The connection between symptoms and mechanisms can be traced: the timing of pain with meals in gastric ulcer aligns with acid production – food stimulates acid, which in a person with a compromised mucosal lining will irritate the exposed nerve endings in the ulcer bed, causing pain. Nausea and vomiting may reflect dysmotility due to inflammation (the stomach doesn’t relax and accommodate normally, causing fullness and nausea) or outlet obstruction as mentioned. Weight loss results from both reduced intake (due to pain/anorexia) and malnutrition from fear of eating; it is also a sign that distinguishes ulcer disease from acid reflux in many cases.

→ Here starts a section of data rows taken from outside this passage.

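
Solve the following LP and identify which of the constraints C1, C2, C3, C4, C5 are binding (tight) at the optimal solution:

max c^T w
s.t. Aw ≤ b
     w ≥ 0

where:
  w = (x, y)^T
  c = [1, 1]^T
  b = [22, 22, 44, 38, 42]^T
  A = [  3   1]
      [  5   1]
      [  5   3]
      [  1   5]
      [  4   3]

At x = 3, y = 7, compute slack b - a·x for each constraint:
  C1: 22 − 16 = 6  (slack)
  C2: 22 − 22 = 0  (binding)
  C3: 44 − 36 = 8  (slack)
  C4: 38 − 38 = 0  (binding)
  C5: 42 − 33 = 9  (slack)

Optimal: x = 3, y = 7
Binding: C2, C4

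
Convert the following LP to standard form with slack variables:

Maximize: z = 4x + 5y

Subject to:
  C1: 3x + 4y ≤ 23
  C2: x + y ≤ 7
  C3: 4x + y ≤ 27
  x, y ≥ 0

max z = 4x + 5y

s.t.
  3x + 4y + s1 = 23
  x + y + s2 = 7
  4x + y + s3 = 27
  x, y, s1, s2, s3 ≥ 0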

On endoscopy or imaging, a gastric ulcer appears as a distinct crater in the stomach lining, often with heaped-up edges if chronic. Histologically, gastric ulcers demonstrate the so-called “ulcer collar” of layers: necrotic debris on top, fibrin and neutrophils beneath, granulation tissue, and a base of fibrous scar. This corresponds to the chronicity of the ulcer and is why even after healing, the area is not truly “normal” mucosa but rather scarred. There is also an association between long-term H. pylori gastritis (even without ulcers) and gastric mucosal atrophy and intestinal metaplasia, which are precursor lesions to gastric cancer. While a benign gastric ulcer itself does not mean cancer, the field change in the stomach due to H. pylori is a risk factor for malignancy over decades. This is another reason H. pylori eradication is advised – it reduces ulcer recurrence and may reduce gastric cancer risk over the long term (pubmed.ncbi.nlm.nih.gov).

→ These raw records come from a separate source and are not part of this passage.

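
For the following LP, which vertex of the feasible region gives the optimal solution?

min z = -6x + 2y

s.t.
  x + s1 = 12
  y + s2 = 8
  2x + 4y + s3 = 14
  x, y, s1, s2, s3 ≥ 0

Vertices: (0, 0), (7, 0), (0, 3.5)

Evaluate the objective at each vertex of the feasible region:
  z(0, 0) = 0
  z(7, 0) = -42  ←
  z(0, 3.5) = 7
The minimum is at x = 7, y = 0.

(7, 0)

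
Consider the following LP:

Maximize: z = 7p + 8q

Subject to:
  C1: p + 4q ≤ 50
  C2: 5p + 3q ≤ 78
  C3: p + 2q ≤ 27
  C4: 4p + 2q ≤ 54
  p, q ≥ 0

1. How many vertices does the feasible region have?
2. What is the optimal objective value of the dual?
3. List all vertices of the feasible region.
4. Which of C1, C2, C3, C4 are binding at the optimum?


1. 5
2. 135
3. (0, 0), (13.5, 0), (9, 9), (4, 11.5), (0, 12.5)
4. C3, C4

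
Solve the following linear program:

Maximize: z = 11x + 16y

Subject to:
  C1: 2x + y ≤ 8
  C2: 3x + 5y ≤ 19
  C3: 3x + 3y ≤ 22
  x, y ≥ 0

Evaluate the objective at each vertex of the feasible region:
  z(0, 0) = 0
  z(4, 0) = 44
  z(3, 2) = 65  ←
  z(0, 3.8) = 60.8
The maximum is at x = 3, y = 2.

x = 3, y = 2, z = 65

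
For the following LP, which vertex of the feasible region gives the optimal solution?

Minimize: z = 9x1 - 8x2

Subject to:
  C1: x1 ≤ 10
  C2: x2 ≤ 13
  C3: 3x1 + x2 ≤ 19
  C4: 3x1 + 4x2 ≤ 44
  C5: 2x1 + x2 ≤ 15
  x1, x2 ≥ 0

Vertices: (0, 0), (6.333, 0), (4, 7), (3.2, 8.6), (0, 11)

Evaluate the objective at each vertex of the feasible region:
  z(0, 0) = 0
  z(6.333, 0) = 57
  z(4, 7) = -20
  z(3.2, 8.6) = -40
  z(0, 11) = -88  ←
The minimum is at x1 = 0, x2 = 11.

(0, 11)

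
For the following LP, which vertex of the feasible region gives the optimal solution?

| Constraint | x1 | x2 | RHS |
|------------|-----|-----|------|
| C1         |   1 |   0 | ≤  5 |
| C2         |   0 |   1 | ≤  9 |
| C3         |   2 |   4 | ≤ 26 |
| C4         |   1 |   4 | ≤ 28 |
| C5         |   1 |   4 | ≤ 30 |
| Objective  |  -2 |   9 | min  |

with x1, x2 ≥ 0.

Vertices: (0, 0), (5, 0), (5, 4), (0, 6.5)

Evaluate the objective at each vertex of the feasible region:
  z(0, 0) = 0
  z(5, 0) = -10  ←
  z(5, 4) = 26
  z(0, 6.5) = 58.5
The minimum is at x1 = 5, x2 = 0.

(5, 0)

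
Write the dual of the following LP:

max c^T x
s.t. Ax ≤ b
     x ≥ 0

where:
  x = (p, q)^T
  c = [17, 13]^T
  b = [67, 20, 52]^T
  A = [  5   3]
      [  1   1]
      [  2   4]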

In summary, the phenotype of gastric ulcer disease ranges from mild dyspepsia to life-threatening emergencies, reflecting the extent of mucosal damage. The most common presentation is burning epigastric pain after meals, often accompanied by nausea and reduced appetite. Clinicians correlate these symptoms with the underlying pathophysiology: pain from acid on raw tissue, nausea from disordered gastric motility or pyloric narrowing, and systemic signs such as anemia from chronic blood loss. The concordance of clinical features with the molecular and cellular mechanisms (for instance, pain pattern corresponding to acid secretion cycles, or bleeding tied to vessel erosion) highlights how the pathophysiology of gastric ulcers translates into real-world disease manifestations.